Glad to see everyone is dutifully using the correct Obama language to describe something they cannot have real knowledge of. Well done. It's been said enough times now to be true.
AND Canada's PM HARPER ALLOWS THE USA to FLY these WAR MACHINES into Canada's airspace. I hope they cannot stop the virus. I hope the murder machines are closed down. If you kill someone, you go to jail and in the USA you die. When a country USA kills thousands of "COLLATERALS" they are revered in their country????????? OOPS we killed the wrong ones.
Ha ha ha! Karma is a bitch! Too bad that the virus didn't make the drones fire upon its handlers.
Schachtmann sez: "In a nondescript building ... a drone pilot and a sensor operator sit in their flight suits in front of a series of screens."
***
Sounds like the opening scene of a Monty Python skit.
Assuming that smart people would want to save their earthly habitat from destruction by dumb people, could cyberwar separate the smart hackers from the dumb MIC tools? The "good" people from the "bad"? The humanists from the bestialists? The ecologists from the polluters? The (d)emocrats from the plutocrats? The unselfish from the greedy? The conservationists from the death dealers? The liberals from the conservatives? etc...
If a log of thousands of keystrokes could be smuggled out of the building and placed into the right hands, it might be possible to figure out how to update the coordinates for targeting, thus, if the guidance systems could be hacked, it might be possible to turn the drones around and have them fire their missiles toward the bases from which they are operating, or any other target for that matter.

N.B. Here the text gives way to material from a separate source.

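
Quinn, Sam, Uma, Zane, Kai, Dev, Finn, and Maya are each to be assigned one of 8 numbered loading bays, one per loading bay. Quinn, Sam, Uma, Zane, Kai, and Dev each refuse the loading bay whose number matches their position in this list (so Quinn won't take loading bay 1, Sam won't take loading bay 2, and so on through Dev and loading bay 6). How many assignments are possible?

18806

Let Aᵢ (for 1 ≤ i ≤ 6) be the placements that put person i in their forbidden loading bay. Any j of these fix j positions, leaving (8−j)! ways to fill the rest, and there are C(6,j) ways to pick which j.
By inclusion–exclusion, the number of valid placements is Σ_{j=0}^{6} (−1)^j C(6,j)·(8−j)!.
Computing: 40320 − 30240 + 10800 − 2400 + 360 − 36 + 2 = 18806.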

I'd bet the ranch that "the insurgents" are working on this day and night.
>>“But no one’s panicking. Yet.”<<
Bullshit my ass no one's panicking. They are, probably literally, shitting their pants.
Weapon after weapon conquers everything but chaos.---LaoTzu
Just got done reading an article on another site about protesters at the DC Air & Space Museum protesting the drone exhibit there. Someone blogged "The use of Drones is cheaper on the US taxpayer and saves US lives, enough said." Interesting they put dollars ahead of lives. But this couldn't happen to a more deserving program. Hope someone finally hacks the thing to the ground. I'm reminded of the drone scene from the remake of The Day The Earth Stood Still. Gort sure knew how to deal with those buzzing bastards.
Great! and I hope everyone of these drones crashes.